Right now I am in a stable place (for me). In a society that disregards people with mental illness, I am incredibly lucky to have some of the best care mental health care one could ask for. I take 5 different medications every day, go to therapy once a week, exercise regularly and do everything I can to take care of my mind and body. But I would be lying if I told you that I am not always on alert, waiting for the shoe to drop, for the depression to come back and the panic to take over. 


I think the AND in the first paragraph is the most important word in this essay.


With all of the stigma surrounding mental illness it is hard for many people, both those with and without a mental illness, to believe one can struggle with a mental illness and still live a successful life. There is so much negativity associated mental illness, it is utterly terrifying to admit to struggling with mental illness for fear of being looked down upon or thought less of. For these reason I too have kept my struggle a closeted, letting very few people close enough to know about my deep dark secret—that I’m not the happy, easy going, carefree person they think they know so well.


This is the first time I have publicly written about my struggles, and truly still hesitate to do so—yet, that is why it is even more important that I do.

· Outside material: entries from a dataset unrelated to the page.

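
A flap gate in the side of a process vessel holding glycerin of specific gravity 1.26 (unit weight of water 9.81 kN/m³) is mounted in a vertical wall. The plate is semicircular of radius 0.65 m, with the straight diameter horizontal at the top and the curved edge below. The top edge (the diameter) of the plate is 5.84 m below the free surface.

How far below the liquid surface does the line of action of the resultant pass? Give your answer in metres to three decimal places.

h_p = 6.121 m

γ = 1.26 × 9.81 = 12.3606 kN/m³.
The centroid of a semicircle lies 4r/(3π) = 0.275869 m from the diameter, here below the top edge, so the centroid depth is h_c = 5.84 + 0.275869 = 6.11587 m.
A = πr²/2 = π × 0.65²/2 = 0.663661 m².
Resultant F = γ·h_c·A = 12.3606 × 6.11587 × 0.663661 = 50.17 kN.
I_c = (π/8 − 8/(9π))·r⁴ = 0.109757 × 0.65⁴ = 0.0195923 m⁴.
Centre of pressure: y_p = y_c + I_c/(y_c·A) = 6.11587 + 0.0195923/(6.11587 × 0.663661) = 6.11587 + 0.00482704 = 6.1207 m along the plane.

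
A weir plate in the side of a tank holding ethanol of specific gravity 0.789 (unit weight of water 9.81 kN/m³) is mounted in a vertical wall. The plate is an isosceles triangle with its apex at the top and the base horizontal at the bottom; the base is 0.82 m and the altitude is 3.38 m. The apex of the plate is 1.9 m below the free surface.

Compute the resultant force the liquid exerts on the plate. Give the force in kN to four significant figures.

F ≈ 44.55 kN

γ = 0.789 × 9.81 = 7.74009 kN/m³.
With the apex up, the centroid sits 2h/3 = 2 × 3.38/3 = 2.25333 m below the apex, so the centroid depth is h_c = 1.9 + 2.25333 = 4.15333 m.
A = ½ × 0.82 × 3.38 = 1.3858 m².
Resultant F = γ·h_c·A = 7.74009 × 4.15333 × 1.3858 = 44.5495 kN.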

I ask you to take a minute to think about how a person with a mental illness is described—“he is schizophrenic”, or “she is bipolar.” Have you ever heard a patient with a physical illness described this way? It would be the same as saying, “he is cancer,” or , “she is diabetes.” People are not defined by their
physical ailments, so why are people defined and categorized by their mental illness? Mental illness is just as any other illness. I did not ask for I, I didn’t cause it, and it does not define who I am.

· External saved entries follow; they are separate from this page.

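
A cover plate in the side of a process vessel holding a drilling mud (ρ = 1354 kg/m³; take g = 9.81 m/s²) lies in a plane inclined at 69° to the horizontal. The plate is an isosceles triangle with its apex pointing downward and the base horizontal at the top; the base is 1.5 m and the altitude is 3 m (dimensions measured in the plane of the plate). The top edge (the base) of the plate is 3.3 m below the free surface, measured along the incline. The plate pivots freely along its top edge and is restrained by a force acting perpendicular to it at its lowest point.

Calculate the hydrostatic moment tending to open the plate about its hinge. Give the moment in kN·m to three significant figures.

M ≈ 134 kN·m

γ = ρg = 1354 × 9.81 / 1000 = 13.28274 kN/m³.
Let θ = 69° be the plate's angle to the horizontal; measure y along the incline from where the plane meets the free surface. Vertical depth h = y·sinθ with sinθ = 0.933580.
With the apex down, the centroid sits h/3 = 3/3 = 1 m below the base (the top edge), so y_c = 3.3 + 1 = 4.3 m and h_c = 4.3 × 0.933580 = 4.01439 m.
A = ½ × 1.5 × 3 = 2.25 m².
Resultant F = γ·h_c·A = 13.28274 × 4.01439 × 2.25 = 119.975 kN.
I_c = b·h³/36 = 1.5 × 3³/36 = 1.125 m⁴.
Centre of pressure: y_p = y_c + I_c/(y_c·A) = 4.3 + 1.125/(4.3 × 2.25) = 4.3 + 0.116279 = 4.41628 m along the plane.
The resultant acts 1 + 0.116279 = 1.11628 m (along the plate) below the hinge at the top edge, so the moment about the hinge is M = F × 1.11628 = 119.975 × 1.11628 = 133.926 kN·m.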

One of the most dangerous forms of depression is a condition known as “smiling depression.” It is a state in which a person who is highly depressed maintains an appearance of happiness and stability to those around them. They go about their lives hiding how broken and beat down they feel everyday—no one knows that the are struggling because they work so hard and are TOO good at hiding it. I have smiling depression. Even in some of the worst of times I get up, get dressed, and go to work—where I take care of other people. No one knows that I am struggling; no one sees the battle that I am fighting. This can be one of the most dangerous forms of depression. The battle is invisible and thus the person does not receive the support that they desperately need. They are alone in their struggle, which can lead to disastrous and devastating outcomes.


Okay enough. I want to offer a message of hope—to those who are silently, or not so silently, struggling. To let the world know that a person can struggle with mental illness and still be a successful and productive member of society. Even if only my writing only touches a few people, I hope that they too will gain the courage to speak out about their own illness, and too share their own stories of hope and triumph to help those who are still struggling to share their own stories.


Bottom line--I am not depression, I am not anxiety. They will always be a part of my story but they do not define who I am. I am just a person, a human, who happens to struggle with the two.


Sarah is an Oncology nurse in New York City with a MA in Public Health and spends her free time running, looking for good deals and good (rescue) dogs.